Il décrit ce que les adhérents font dans les gem, les différents types d’activités proposées : rien ou pas grand-chose, des activités en veux-tu en voilà, le gem nourricier qui tourne autour du repas comme élément clé de la convivialité, mais évoque aussi différentes formes de distribution alimentaire. L’animation culturelle sous toutes ses formes est cultivée au sein des gem : pratique artistique variée, œuvres collectives, expression théâtrale, radios, clips, réunions intergem, sorties, participation citoyenne et Semaines de la santé mentale, etc. etc. sans oublier la place que peut prendre le gem dans la réinsertion professionnelle et l’éducation populaire. Le lien des gem avec Internet est également présenté. Les multiples déplacements de Jaffrin et ses rencontres avec les animateurs, les gémiens, les présidents font ici merveille. Il nous présente aussi bien le Gem Untel du fin fond de la Corrèze que tel Gem marseillais qui a composé un rap qui fait fureur sur les réseaux sociaux.

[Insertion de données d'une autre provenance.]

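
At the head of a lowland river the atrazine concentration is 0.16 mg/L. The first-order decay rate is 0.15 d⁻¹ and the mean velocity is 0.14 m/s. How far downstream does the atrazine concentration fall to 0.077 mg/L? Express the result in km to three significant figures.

59.0 km

From C = C₀·e^(−kt), t = ln(C₀/C)/k = ln(0.16/0.077)/0.15 = 0.7314/0.15 = 4.876 d.
Distance = v·t = 0.14 m/s × 4.213e+05 s = 5.898e+04 m = 58.98 km.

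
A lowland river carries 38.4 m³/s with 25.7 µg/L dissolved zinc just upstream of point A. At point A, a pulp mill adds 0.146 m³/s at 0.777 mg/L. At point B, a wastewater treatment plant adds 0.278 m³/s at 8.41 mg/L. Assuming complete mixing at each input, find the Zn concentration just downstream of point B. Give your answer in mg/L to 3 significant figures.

0.0886 mg/L

25.7 µg/L = 0.0257 mg/L.
After input A: C = (38.4·0.0257 + 0.146·0.777) / 38.55 = 0.02855 mg/L.
After input B: C = (38.55·0.02855 + 0.278·8.41) / 38.82 = 0.08856 mg/L.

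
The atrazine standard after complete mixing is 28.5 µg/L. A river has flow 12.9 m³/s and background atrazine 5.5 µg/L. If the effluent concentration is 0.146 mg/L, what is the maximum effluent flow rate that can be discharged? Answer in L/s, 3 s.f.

5.5 µg/L = 0.0055 mg/L.
28.5 µg/L = 0.0285 mg/L.
Mass balance at complete mixing: C_std·(Q_w + Q_r) = Q_w·C_e + Q_r·C_b.
Rearranging, Q_w = Q_r·(C_std − C_b)/(C_e − C_std) = 12.9·(0.0285 − 0.0055) / (0.146 − 0.0285) = 2.525 m³/s.
= 2525 L/s.

2530 L/s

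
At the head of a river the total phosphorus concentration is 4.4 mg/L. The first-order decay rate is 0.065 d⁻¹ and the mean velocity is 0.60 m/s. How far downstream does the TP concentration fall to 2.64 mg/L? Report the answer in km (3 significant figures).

From C = C₀·e^(−kt), t = ln(C₀/C)/k = ln(4.4/2.64)/0.065 = 0.5108/0.065 = 7.859 d.
Distance = v·t = 0.60 m/s × 6.79e+05 s = 4.074e+05 m = 407.4 km.

407 km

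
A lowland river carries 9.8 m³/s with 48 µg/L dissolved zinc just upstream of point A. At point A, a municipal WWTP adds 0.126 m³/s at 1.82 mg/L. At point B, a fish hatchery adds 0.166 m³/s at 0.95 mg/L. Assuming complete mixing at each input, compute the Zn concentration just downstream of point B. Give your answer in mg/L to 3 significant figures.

48 µg/L = 0.048 mg/L.
After input A: C = (9.8·0.048 + 0.126·1.82) / 9.926 = 0.07049 mg/L.
After input B: C = (9.926·0.07049 + 0.166·0.95) / 10.09 = 0.08496 mg/L.

0.0850 mg/L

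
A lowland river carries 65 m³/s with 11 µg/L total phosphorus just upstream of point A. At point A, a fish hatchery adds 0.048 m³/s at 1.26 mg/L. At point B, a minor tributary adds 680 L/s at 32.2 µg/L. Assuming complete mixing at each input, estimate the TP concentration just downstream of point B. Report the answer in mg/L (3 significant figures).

11 µg/L = 0.011 mg/L.
After input A: C = (65·0.011 + 0.048·1.26) / 65.05 = 0.01192 mg/L.
680 L/s = 0.68 m³/s.
32.2 µg/L = 0.0322 mg/L.
After input B: C = (65.05·0.01192 + 0.68·0.0322) / 65.73 = 0.01213 mg/L.

0.0121 mg/L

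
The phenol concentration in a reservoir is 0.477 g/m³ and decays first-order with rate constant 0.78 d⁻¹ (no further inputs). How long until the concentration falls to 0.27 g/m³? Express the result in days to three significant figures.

0.730 d

t = ln(C₀/C)/k = ln(0.477/0.27)/0.78 = 0.5691/0.78 = 0.7296 d.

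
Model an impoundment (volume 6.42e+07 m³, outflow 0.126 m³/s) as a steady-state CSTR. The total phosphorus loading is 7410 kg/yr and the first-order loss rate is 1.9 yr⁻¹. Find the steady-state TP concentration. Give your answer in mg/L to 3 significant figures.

0.0588 mg/L

Outflow Q = 0.126 m³/s × 3.156e+07 s/yr = 3.976e+06 m³/yr.
Steady-state CSTR mass balance: W = Q·C + k·V·C, so C = W/(Q + kV).
Q + kV = 3.976e+06 + 1.9·6.42e+07 = 1.26e+08 m³/yr.
C = 7410/1.26e+08 = 5.883e-05 kg/m³ = 0.05883 mg/L.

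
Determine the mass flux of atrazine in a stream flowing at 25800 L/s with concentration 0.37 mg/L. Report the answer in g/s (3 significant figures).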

Jaffrin est un homme engagé. Il a peu d’illusions sur la nature humaine en général et sur l’organisation des soins en psychiatrie en particulier. Son ouvrage reflète l’homme. Et cet homme-là malgré l’affection qu’il éprouve pour son objet et les personnes qu’il a rencontrées lors de ses voyages n’hésite pas à présenter la face sombre des gem. Constituent-ils une nouvelle forme d’asile et d’aliénation ? Qu’en est-il des suicides dans les gem ? Des exclusions des membres jugés trop turbulents ? Les SDF peuvent-ils trouver une place dans les gem ? Les faillites de Gem ?

Après avoir présenté les gens qui gravitent au sein des gems, il aborde la difficile question de la maltraitance, du burn-out et des relations parfois difficiles entre adhérents et animateurs.

Qu’apporte l’ouvrage au soin ?

Il montre d’abord aux soignants que les personnes hospitalisées en psychiatrie sont riches de ressources, qu’elles ne se limitent pas aux troubles qu’elles présentent lorsqu’elles arrivent, décompensées dans les services. Il existe une vie en dehors des appartements, des lieux de soin et pour peu que l’on fasse en sorte de le leur permettre, ces patients/usagers/citoyens en sont des acteurs le plus souvent compétents.

Combien de soignants de psychiatrie connaissent le gem le plus proche de leur lieu d’exercice ? Combien y sont allé en visite, pour le plaisir de la rencontre ? Combien seraient capables d’en parler ? Combien connaissent le nom du président et du trésorier ?

L’ouvrage répond à beaucoup de ces manques. Puisse-t-il donner aux soignants l’envie d’y aller voir.